The 2o19/20 Budget proposals presented by Cabinet Secretary Henry Rotich saw a marginal increase of 14% in the government’s allocation to agriculture which translates to Sh6.4 billion.
Consultant and Financial sector specialist for Route to Food Initiative, Alexander Owino noted that by allocating the bulk of agriculture resources to boost large scale farming and export promotion does not benefit smallholder farmers who generate at least 70 percent of the country’s food.
Project Lead, Route to Food Initiative Layla Liebetrau said there has not been any significant change in the sector for the past seven years despite agriculture’s huge contribution to the country’s economy.

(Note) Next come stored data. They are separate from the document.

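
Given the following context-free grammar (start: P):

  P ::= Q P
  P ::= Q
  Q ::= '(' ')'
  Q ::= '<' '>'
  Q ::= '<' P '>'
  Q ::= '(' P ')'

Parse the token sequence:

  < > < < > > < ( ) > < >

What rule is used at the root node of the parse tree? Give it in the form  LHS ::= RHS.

P ::= Q P

[P [Q < >] [P [Q < [P [Q < >]] >] [P [Q < [P [Q ( )]] >] [P [Q < >]]]]]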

“ There has not been any change in allocations to Agriculture specifically since 2016 where we’ve seen divisions declining from 3.5 percent to the current 2.9 percent and it would be hard to think the government is interested or if they really do take agriculture seriously,” said Layla.
Owino noted that the sector contributed 34 percent to the country’s Gross Domestic Product and 56-70 percent in job creation despite the meager allocation.
Some of the notable figure in the Treasury’s breakdown include Sh3 billion to coffee, Sh2 billion to value addition, Sh7.9 billion to irrigation, Sh1 billion to crop diversification, Sh800 million to improve fish landing sites and 700 million to smallholder dairy farmers.
“Kenya’s fiscal policies on agriculture put emphasis on national export strategy than national food sovereignty. There is less focus on smallholder farmers who are most affected by food poverty,’’ Owino said.
In recent years, the country ability to produce cash crops such as coffee, sugar, and cotton has declined hence the need to address food security in Kenya.